Toews & Kane's new deals may be massive, but they're worth those dollars and more
Jonathan Toews and Patrick Kane got paid, as they were always going to do. It’s pretty cool that two people who seem totally different can be worth the same dollar figure to the Chicago Blackhawks.
Jonathan Toews: tall and dark at 6’2” and 210 pounds, 26-years-old, stone-faced and serious, plays center, a defensive superstar who collects a good number of points around the crease: $10.5 million per for eight years.
Patrick Kane: small and light at 5’11” (apparently measured while in heels) and 180 pounds, 25-years-old, light-hearted fun-lover, plays wing, always has offense on the brain and collects points with dazzling vision, stick skills and speed: $10.5 million per for eight years.
Some notes on these two massive contracts:
* Toews and Kane are both deserving, and worth, those cap figures. They’ve both proven you can win with them at the core of a team by winning two Stanley Cups. One’s an elite point getter, and one’s elite going both ways. They will be 33 and 34 respectively when the deals end. With today’s fitness training, they’ll still be contributors in 2022-23.

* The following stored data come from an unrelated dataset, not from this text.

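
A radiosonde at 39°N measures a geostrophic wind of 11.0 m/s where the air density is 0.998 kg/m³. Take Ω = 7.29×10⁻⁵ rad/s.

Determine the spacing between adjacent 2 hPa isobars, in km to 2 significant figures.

Coriolis parameter at 39°N:
f = 2Ω sin φ = 2 × 7.29×10⁻⁵ × sin 39° = 9.18×10⁻⁵ s⁻¹
Geostrophic balance rearranged: |∂P/∂n| = f ρ V_g
|∂P/∂n| = 9.18×10⁻⁵ × 0.998 × 11.0 = 1.01×10⁻³ Pa/m
Isobar spacing: Δn = ΔP/|∂P/∂n| = 200 Pa / 1.01×10⁻³ Pa/m = 198553 m ≈ 200 km

200 km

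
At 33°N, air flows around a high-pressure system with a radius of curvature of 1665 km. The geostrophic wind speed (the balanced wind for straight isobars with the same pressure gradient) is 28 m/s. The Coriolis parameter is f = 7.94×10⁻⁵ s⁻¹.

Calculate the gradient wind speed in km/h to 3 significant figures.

Around a high, pressure-gradient force acts outward with centrifugal, so Coriolis balances both:
fV = (1/ρ)|∂P/∂n| + V²/R  →  V² − fR·V + fR·V_g = 0
With fR = 7.94×10⁻⁵ × 1665×10³ m = 132 m/s:
V = [fR − √((fR)² − 4 fR V_g)]/2 = [132 − √(132² − 4×132×28)]/2 = 40.3 m/s
Supergeostrophic (V > V_g = 28 m/s), as expected around a high.
Converting: 40.3 m/s × 3.6 = 145 km/h

145 km/h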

* James Mirtle suggests the salary cap in 2015-16 should be $75 million. In 2007-08, Brad Richards contract ate up 16% of his teams’ then-$50 million salary cap. These will be 14% when they begin, and look better with every year. Again: that’s not that unreasonable.

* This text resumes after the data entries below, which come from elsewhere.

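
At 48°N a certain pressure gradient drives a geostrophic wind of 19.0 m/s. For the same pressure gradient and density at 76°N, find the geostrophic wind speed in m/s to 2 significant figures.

15 m/s

With the same pressure gradient and density, V_g ∝ 1/f ∝ 1/sin φ.
V₂ = V₁ · sin φ₁ / sin φ₂ = 19.0 × sin 48° / sin 76°
V₂ = 19.0 × 0.7431/0.9703 = 15 m/s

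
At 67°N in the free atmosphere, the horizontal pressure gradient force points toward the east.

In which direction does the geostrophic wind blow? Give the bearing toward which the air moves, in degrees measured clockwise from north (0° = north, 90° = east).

180°

The pressure-gradient force points toward the east (bearing 090°).
Geostrophic balance: in the Northern Hemisphere the Coriolis force deflects motion to the right, so the geostrophic wind blows 90° to the right of the pressure-gradient force (low pressure on the left).
Rotating 090° by 90° clockwise gives 180° — the wind blows toward the south.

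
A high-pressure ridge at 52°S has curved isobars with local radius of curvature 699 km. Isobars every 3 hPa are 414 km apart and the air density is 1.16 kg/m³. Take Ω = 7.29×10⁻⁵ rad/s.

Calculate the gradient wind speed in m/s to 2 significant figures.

Coriolis parameter at 52°S:
f = 2Ω sin φ = 2 × 7.29×10⁻⁵ × sin 52° = 1.15×10⁻⁴ s⁻¹
Pressure gradient: |∂P/∂n| = 300 Pa / 414000 m = 7.25×10⁻⁴ Pa/m
Geostrophic speed: V_g = |∂P/∂n|/(fρ) = 7.25×10⁻⁴/(1.15×10⁻⁴ × 1.16) = 5.44 m/s
Around a high, pressure-gradient force acts outward with centrifugal, so Coriolis balances both:
fV = (1/ρ)|∂P/∂n| + V²/R  →  V² − fR·V + fR·V_g = 0
With fR = 1.15×10⁻⁴ × 699×10³ m = 80.3 m/s:
V = [fR − √((fR)² − 4 fR V_g)]/2 = [80.3 − √(80.3² − 4×80.3×5.44)]/2 = 5.87 m/s
Supergeostrophic (V > V_g = 5.44 m/s), as expected around a high.

5.9 m/s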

* Those $10.5 million cap hits both surpass Alex Ovechkin’s $9,538,462 million as the league’s highest. Remember when Getzlaf and Perry signed for cap hits just on either side of $8.5 mill? Those suddenly look a lot more reasonable.
* Nine other players are schedule to make more than $10 million dollars next season (real dollars, not cap hits) thanks to previous contracts, so it’s not like they shattered some $10 million ceiling or something. Those names: Weber, Crosby, Parise, Suter, Lundqvist, Ovechkin, Datsyuk, Giroux, Kessel. “Toews” and “Kane” fit in there nicely.
* The point being made by many today: like in basketball with players like Lebron James, top NHL players are underpaid. As Tyler Dellow pointed out on Twitter, Jaromir Jagr and Peter Forsberg both made $11 million in 2003-04. A decade later, revenues have almost doubled, yet the top dogs make no more money. They’re worth it, both in what they provide on the ice (wins!) and marketing value, but instead the salary cap bloats the paychecks of lesser, more average players instead.
The nut of it
The Blackhawks didn’t do anything ridiculous here, but at the same time, they aren’t without risk. Long-term deals always come with that because life is unpredictable, and because players - particularly offensive players - decline as they get into their late 20s and early 30s.
But Toews and Kane ushered in a new era of Blackhawks hockey after some rough years. They rejuvenated the fanbase, won Cups, and became the faces of the franchise. The Blackhawks were in no position to just wave goodbye come the end of next year, and given what they’d get on the open market (I could see them getting another million each per year as UFAs), they had to go at least this high.
Because this puts them perilously close to the salary cap, you might see some good players exiled from Chicago in the short-term - maybe Patrick Sharp, maybe Brent Seabrook, who knows. But that’s part of the deal. The team’s success in the near future will rely heavily on their young (cheap) talent contributing on their entry-level contracts (a la Brandon Saad) as they have during their recent half-decade run of success, and that’s just fine. It’s a good thing to constantly be a couple of blossoming rookies away from Cup contention.
By signing these deals, that’s where the Blackhawks leave themselves. They’re by no means guaranteed to be great over the length of the contracts, but at least they’ve given themselves a fair chance to remain contenders with two of the best players in hockey at the height of their collective powers.